Но вот ты не увидел того, что искал в лицах братьев по разуму, и уже всматриваешься в лица сестёр, в сестринские лица, а вдруг? А вдруг да? Холодная суровость, усиленная кистью и карандашом, естественно дополняет ужас маски. Как жаль…
Так может поискать во взгляде? И смотришь, всматриваешься, вглядываешься в глаза, почему-то, отчего-то тоскливые глаза и сестёр, и братьев по оставшемуся разуму. И там, в недавно ещё бездонных пространствах, ничего не видно, глаза затянуты, подёрнуты ледяной корочкой, они — как колодцы с закрытыми крышками, как задраенные люки. Так просто туда не попасть. Хода нет. «Нет хода — ходи с бубей», — гласит пословица. Её здесь тоже не применишь. И поехало.
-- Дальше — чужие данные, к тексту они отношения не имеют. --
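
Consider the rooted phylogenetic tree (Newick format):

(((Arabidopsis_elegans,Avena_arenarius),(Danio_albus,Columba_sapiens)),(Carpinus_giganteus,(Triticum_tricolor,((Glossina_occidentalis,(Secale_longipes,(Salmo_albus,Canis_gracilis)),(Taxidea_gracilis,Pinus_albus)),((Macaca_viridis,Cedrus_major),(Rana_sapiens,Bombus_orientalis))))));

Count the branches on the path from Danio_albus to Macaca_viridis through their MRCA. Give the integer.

The MRCA of Danio_albus and Macaca_viridis is the root of the tree.
From Danio_albus up to that node: 3 branches. From Macaca_viridis up to the same node: 6 branches. Total: 3 + 6 = 9.

9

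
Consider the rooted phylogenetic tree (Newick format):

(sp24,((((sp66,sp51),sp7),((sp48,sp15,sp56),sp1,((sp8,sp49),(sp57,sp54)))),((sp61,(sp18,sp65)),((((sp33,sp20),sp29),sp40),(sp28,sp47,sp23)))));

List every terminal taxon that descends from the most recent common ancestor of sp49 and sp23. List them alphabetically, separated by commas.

sp1, sp15, sp18, sp20, sp23, sp28, sp29, sp33, sp40, sp47, sp48, sp49, sp51, sp54, sp56, sp57, sp61, sp65, sp66, sp7, sp8

Tracing sp49: it sits inside (sp8,sp49).
Tracing sp23: it sits inside (sp28,sp47,sp23).
The smallest clade enclosing both is ((((sp66,sp51),sp7),((sp48,sp15,sp56),sp1,((sp8,sp49),(sp57,sp54)))),((sp61,(sp18,sp65)),((((sp33,sp20),sp29),sp40),(sp28,sp47,sp23)))); the answer is its 21 terminal taxa in alphabetical order.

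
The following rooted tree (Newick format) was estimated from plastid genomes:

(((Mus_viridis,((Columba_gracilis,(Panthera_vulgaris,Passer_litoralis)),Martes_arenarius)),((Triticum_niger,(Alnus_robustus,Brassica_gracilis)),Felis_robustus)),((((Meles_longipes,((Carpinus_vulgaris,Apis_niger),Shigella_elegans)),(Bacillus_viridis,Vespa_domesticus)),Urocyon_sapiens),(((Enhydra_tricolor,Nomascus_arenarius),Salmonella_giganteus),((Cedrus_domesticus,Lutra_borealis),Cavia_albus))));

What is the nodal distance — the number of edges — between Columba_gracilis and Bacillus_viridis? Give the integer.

The MRCA of Columba_gracilis and Bacillus_viridis is the root of the tree.
From Columba_gracilis up to that node: 5 branches. From Bacillus_viridis up to the same node: 5 branches. Total: 5 + 5 = 10.

10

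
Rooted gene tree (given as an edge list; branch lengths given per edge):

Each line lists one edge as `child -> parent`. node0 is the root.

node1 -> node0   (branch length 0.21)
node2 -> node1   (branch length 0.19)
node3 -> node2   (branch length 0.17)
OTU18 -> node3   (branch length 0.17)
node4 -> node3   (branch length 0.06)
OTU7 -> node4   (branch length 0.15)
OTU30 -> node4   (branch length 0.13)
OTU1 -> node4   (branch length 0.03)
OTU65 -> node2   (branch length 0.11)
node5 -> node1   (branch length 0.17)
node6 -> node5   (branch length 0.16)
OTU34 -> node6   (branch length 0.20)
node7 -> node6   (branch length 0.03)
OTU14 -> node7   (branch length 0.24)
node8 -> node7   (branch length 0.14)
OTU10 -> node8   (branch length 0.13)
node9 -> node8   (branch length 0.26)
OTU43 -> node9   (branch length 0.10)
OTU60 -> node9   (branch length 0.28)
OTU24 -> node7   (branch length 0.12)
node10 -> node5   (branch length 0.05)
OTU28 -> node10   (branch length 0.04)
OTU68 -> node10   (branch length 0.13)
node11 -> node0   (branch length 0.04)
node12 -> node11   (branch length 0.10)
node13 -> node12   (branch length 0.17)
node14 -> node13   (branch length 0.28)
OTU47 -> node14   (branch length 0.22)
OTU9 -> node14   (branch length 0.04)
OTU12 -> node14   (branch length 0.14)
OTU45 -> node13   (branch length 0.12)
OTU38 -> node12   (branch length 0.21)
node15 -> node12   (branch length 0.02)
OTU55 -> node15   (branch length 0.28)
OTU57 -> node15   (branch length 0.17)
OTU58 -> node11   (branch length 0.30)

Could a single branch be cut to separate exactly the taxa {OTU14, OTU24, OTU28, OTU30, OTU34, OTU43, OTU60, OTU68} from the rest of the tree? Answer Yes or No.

The MRCA of the listed taxa subtends (((OTU18,(OTU7,OTU30,OTU1)),OTU65),((OTU34,(OTU14,(OTU10,(OTU43,OTU60)),OTU24)),(OTU28,OTU68))).
That clade also contains OTU1, OTU10, OTU18, OTU65, OTU7, which are not in the proposed group, so the group is not monophyletic.

No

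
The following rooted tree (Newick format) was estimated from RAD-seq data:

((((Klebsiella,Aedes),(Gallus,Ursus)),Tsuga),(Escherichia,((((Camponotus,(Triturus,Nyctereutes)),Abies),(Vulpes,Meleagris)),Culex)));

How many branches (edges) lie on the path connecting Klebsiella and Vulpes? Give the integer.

9

The MRCA of Klebsiella and Vulpes is the root of the tree.
From Klebsiella up to that node: 4 branches. From Vulpes up to the same node: 5 branches. Total: 4 + 5 = 9.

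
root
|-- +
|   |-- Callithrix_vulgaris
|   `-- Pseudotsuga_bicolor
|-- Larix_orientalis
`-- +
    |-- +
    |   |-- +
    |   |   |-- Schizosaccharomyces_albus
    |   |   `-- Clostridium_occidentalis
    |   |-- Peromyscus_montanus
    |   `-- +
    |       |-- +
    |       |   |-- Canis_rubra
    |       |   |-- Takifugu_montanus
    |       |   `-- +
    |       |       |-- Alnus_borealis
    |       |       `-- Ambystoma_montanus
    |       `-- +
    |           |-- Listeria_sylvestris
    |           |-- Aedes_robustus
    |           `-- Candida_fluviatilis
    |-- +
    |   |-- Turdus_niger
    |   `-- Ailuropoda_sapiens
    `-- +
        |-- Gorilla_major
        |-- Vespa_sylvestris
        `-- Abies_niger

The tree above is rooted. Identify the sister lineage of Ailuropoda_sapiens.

Ailuropoda_sapiens attaches to the tree at the node subtending (Turdus_niger,Ailuropoda_sapiens).
The other lineage descending from that same node — the sister group — is the single tip Turdus_niger.

Turdus_niger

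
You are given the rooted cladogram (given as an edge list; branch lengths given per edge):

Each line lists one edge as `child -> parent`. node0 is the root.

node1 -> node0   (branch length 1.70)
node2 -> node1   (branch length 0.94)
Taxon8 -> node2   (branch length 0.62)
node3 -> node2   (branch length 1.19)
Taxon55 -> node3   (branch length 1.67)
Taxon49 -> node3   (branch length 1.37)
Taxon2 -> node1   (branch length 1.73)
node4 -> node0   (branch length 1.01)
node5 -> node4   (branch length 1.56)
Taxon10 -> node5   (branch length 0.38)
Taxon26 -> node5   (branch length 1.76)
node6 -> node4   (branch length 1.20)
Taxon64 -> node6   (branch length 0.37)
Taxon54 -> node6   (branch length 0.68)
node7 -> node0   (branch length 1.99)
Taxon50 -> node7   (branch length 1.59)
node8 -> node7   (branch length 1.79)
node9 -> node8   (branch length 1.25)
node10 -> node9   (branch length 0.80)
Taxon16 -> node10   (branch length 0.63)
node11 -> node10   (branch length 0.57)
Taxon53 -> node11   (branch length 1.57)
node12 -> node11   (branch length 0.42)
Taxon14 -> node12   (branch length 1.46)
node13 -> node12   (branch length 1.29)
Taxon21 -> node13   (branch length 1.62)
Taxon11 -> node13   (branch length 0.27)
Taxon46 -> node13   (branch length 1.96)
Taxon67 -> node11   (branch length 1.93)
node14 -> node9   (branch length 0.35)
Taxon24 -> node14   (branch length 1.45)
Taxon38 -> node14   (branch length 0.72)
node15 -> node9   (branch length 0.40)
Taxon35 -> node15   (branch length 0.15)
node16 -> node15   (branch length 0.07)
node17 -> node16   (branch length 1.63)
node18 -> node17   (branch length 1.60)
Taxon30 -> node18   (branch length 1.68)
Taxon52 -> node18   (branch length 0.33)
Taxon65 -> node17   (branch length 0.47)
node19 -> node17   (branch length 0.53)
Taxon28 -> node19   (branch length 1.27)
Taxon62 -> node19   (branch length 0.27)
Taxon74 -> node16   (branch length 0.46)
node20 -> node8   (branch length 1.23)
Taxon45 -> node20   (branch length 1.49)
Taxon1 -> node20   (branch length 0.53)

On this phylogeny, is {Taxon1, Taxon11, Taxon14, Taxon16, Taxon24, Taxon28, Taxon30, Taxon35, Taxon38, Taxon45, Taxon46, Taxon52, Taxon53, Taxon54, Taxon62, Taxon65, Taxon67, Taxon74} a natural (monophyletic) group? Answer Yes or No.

No

The MRCA of the listed taxa is the root, so the smallest clade containing them is the whole tree.
That clade also contains Taxon10, Taxon2, Taxon21, Taxon26, Taxon49, Taxon50, Taxon55, Taxon64, Taxon8, which are not in the proposed group, so the group is not monophyletic.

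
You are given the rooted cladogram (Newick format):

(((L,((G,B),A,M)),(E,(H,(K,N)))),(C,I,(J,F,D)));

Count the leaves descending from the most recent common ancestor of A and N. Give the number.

9

The MRCA of A and N is the node subtending ((L,((G,B),A,M)),(E,(H,(K,N)))).
That clade contains 9 terminal taxa: A, B, E, G, H, K, L, M, N.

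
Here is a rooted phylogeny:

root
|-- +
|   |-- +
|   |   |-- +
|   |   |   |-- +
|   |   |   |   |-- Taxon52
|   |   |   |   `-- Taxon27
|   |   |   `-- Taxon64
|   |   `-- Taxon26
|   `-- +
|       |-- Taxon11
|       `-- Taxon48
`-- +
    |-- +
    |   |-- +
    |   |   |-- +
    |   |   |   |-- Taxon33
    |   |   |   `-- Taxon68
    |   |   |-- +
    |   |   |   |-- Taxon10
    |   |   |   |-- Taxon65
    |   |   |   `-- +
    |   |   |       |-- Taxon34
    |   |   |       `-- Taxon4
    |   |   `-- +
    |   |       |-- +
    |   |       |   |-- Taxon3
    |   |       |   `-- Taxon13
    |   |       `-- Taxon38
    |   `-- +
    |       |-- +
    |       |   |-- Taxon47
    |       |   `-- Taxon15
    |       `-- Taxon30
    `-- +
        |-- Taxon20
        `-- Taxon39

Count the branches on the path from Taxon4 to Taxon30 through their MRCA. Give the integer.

6

The MRCA of Taxon4 and Taxon30 is the node subtending (((Taxon33,Taxon68),(Taxon10,Taxon65,(Taxon34,Taxon4)),((Taxon3,Taxon13),Taxon38)),((Taxon47,Taxon15),Taxon30)).
From Taxon4 up to that node: 4 branches. From Taxon30 up to the same node: 2 branches. Total: 4 + 2 = 6.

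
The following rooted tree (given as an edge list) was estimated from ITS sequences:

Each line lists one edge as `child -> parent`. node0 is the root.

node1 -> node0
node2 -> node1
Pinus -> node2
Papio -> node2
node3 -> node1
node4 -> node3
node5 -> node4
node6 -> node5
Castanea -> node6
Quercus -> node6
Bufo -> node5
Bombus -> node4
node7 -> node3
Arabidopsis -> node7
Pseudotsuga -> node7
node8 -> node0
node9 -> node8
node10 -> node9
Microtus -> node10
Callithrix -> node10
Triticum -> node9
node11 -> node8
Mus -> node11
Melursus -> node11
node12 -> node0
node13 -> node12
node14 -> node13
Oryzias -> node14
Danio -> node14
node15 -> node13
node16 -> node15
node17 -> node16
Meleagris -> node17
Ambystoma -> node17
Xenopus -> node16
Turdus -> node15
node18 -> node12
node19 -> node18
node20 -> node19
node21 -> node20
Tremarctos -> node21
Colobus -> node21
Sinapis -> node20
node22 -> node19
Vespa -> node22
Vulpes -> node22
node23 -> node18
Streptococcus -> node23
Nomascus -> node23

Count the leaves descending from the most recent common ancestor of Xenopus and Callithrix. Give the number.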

— Нельзя купить, — начинают самые нетерпеливые — те, что по другую сторону баррикад.
— Чтоб духовное, да за деньги, — вторят им сочувствующие, сторонники идеи: «душа обязана трудиться».
— Накось выкусь, — кричат воинствующие.
— Бесплатно давай! — шумят не определившиеся. А имя им: бомжи.
Никто из двух противоборствующих сторон не принял их в свою партию, в своё лоно, они оставались изгоями. И поэтому их голос был гласом вопиющего, хотя, справедливости ради, надо сказать, вопили они здорово. Что певцы Матисса. Вначале на свою сторону бомжей хотели принять сторонники покупной радости, но от этой идеи пришлось отказаться, не потому, что она дурно пахла, дурно пахли сами бомжи, и, хотя их было всего двое, но, так как спор вёлся в стенах мэрии, и стены не давали запаху развеяться, то и от идеи пришлось откреститься.